In the show (see video), Oliver created a 401(k) for his show’s employees. The show’s producer chose John Hancock as the plan provider, who charged an asset management fees of 1.69%, on top of a $24 per-person annual fee and other fund fees.
In addition, Hancock an unnamed intermediary broker (who told Oliver’s team he was not a fiduciary, i.e. required to work in their best interest) would receive 1% the first year and 0.50 percent for the duration of the plan’s existence. In the video, Oliver said his reporters analyzed the fees and concluded that they were excessive, plus they objected to the non-fiduciary role the advising broker played.
The video is comic Oliver, complete with some input from Suzy Orman who criticized a broker for offering an annuity to an unsuspecting new client.
As for John Hancock, Oliver said the show is covering the fees for its employees. Plus, they dumped John Hancock and the broker.
The take away for financial professionals is that when this type of scathing review og fees and the lack of a fiduciary standard reaches a popular cable show, you can assume he problems are well know to the mass audience.
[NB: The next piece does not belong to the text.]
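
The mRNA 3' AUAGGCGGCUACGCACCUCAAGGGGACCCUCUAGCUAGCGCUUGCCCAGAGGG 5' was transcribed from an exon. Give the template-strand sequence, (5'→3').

Written 5'→3' the mRNA is GGGAGACCCGUUCGCGAUCGAUCUCCCAGGGGAACUCCACGCAUCGGCGGAUA, so the coding DNA strand is GGGAGACCCGTTCGCGATCGATCTCCCAGGGGAACTCCACGCATCGGCGGATA. The template is its reverse complement.

5′-TATCCGCCGATGCGTGGAGTTCCCCTGGGAGATCGATCGCGAACGGGTCTCCC-3′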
Given the recent polls that show a majority of Americans distrust the election system, don’t trust Wall Street, and are uncomfortable about their retirement futures, astute financial professionals should realize they have to adopt some very new transparent presentations if they want to attract business from Millennials to Baby Boomers.
It looks like Wall Street will change significantly in the next few years, whether it wants to or not.